For how the sweet san fairy ann do I know who you are
With your head tucked underneath your arm!'
which I've always rather liked.

From: [identity profile] tekalynn.livejournal.com


Baum's Oz books are full of odd head-losing and decapitation incidents, most non-fatal. Probably my favorite of the lot is/are Langwidere's, followed closely by Jack Pumpkinhead.

From: [identity profile] telophase.livejournal.com


All my severed-head-related stories are nonfiction, sorry! :)

At the museum I worked at in South Dakota, we had a number of human remains collected throughout the years from rampant graverobbing scientificish expeditions, including a skull from Peru that still had hair on it. And a wee little shrunken head, carefully stored in a plastic fishbowl that was filled with multicolored packing peanuts and closed off with one of those old shower-cap thingys that people used to use to close jars and such in the refrigerator. You could just see its wee little nose peeking out through the packing peanuts.

That actually bothered me more than did the skull with hair, because you knew beyond a shadow of a doubt that that man had died violently.
ext_3152: Cartoon face of badgerbag with her tongue sticking out and little lines of excitedness radiating. (Default)

From: [identity profile] badgerbag.livejournal.com


The head in 1001 Nights of the physician who gave the Caliph the golf club which healed him when he sweated. Or was it a polo club? And then book with the poisoned pages stuck together, so he licked his finger to turn the pages and then died. But not before he'd cut off the physician's head to test whether it was true that he knew the secret of talking after getting his head cut off. I dimly recall there were some special things done to the physician's head, as per his instructions, and then the head told some great stories within stories for quite a while, as the Caliph licked his fingers and turned the pages.

P.S. I *love* the Mahabharata! How about those giant flying cities?! Which version are you reading?



From: [identity profile] rachelmanija.livejournal.com


Ramesh Menon's, this go-round.
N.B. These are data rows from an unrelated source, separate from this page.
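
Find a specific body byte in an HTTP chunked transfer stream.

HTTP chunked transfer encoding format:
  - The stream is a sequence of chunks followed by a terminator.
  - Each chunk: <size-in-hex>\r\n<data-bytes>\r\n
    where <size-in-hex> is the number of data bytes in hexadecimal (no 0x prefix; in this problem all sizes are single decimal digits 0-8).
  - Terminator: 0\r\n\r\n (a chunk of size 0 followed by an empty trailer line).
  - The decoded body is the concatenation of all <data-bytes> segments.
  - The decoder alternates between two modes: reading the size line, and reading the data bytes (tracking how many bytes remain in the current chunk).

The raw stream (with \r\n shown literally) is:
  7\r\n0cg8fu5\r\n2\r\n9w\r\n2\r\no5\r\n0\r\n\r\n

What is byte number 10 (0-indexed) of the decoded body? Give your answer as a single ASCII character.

Chunk 1: stream[0..1]='7' size=0x7=7, data at stream[3..10]='0cg8fu5' -> body[0..7], body so far='0cg8fu5'
Chunk 2: stream[12..13]='2' size=0x2=2, data at stream[15..17]='9w' -> body[7..9], body so far='0cg8fu59w'
Chunk 3: stream[19..20]='2' size=0x2=2, data at stream[22..24]='o5' -> body[9..11], body so far='0cg8fu59wo5'
Chunk 4: stream[26..27]='0' size=0 (terminator). Final body='0cg8fu59wo5' (11 bytes)
Body byte 10 = '5'

Answer: 5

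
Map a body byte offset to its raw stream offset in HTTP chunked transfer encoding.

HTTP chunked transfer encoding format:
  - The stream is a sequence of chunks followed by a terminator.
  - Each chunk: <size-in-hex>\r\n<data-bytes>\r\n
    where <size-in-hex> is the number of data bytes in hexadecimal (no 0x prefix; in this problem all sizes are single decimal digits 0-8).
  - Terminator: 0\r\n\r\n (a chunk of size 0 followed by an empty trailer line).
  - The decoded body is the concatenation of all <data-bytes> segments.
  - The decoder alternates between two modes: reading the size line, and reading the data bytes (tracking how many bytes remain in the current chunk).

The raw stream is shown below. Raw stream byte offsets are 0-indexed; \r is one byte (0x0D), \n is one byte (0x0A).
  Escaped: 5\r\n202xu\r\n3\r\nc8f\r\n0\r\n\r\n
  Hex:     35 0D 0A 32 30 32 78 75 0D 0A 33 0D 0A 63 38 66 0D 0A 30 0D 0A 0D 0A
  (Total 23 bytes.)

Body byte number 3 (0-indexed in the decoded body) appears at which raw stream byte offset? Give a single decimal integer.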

You obviously need to join the community I set up, [livejournal.com profile] reading_maha, for all your MB-related needs.

From: [identity profile] matt-ruff.livejournal.com


David Warner's decapitation in the original Omen was always a fave.
larryhammer: floral print origami penguin, facing left (Default)

From: [personal profile] larryhammer


The number of missing/torn-off limbs in Elfen Lied is impressive, as is the number of telekinetic decapitations. Eventually one character with four missing limbs, who moves her prostetic replacements with psy, meets someone with a prostetic body, moved the same.

---L.

From: [identity profile] elfiepike.livejournal.com


missing heads! at one point i was keeping a (very casual) list of lost limbs/lost eyes (http://community.livejournal.com/thegentletouch/39157.html); possibly because i keep a lookout for those attributes in fiction, i have developed a mild phobia of being amputated in real life. decapitations have never intrigued me very much though they are quite similar. there are some in the demon ororon?

From: [identity profile] hossgal.livejournal.com


Sandman had at least two severed heads of importance - one being a Dream relation, and the other being George (okay, I'm not entirely sure if George counts exactly).

In the third Star Wars prequel (Phantom Menance, I think?) there are also two severed heads - one played for comedy and one not, in what I thought was a fairly tasteless and...insensitive? clueless? manner. (This is movies, does that count?)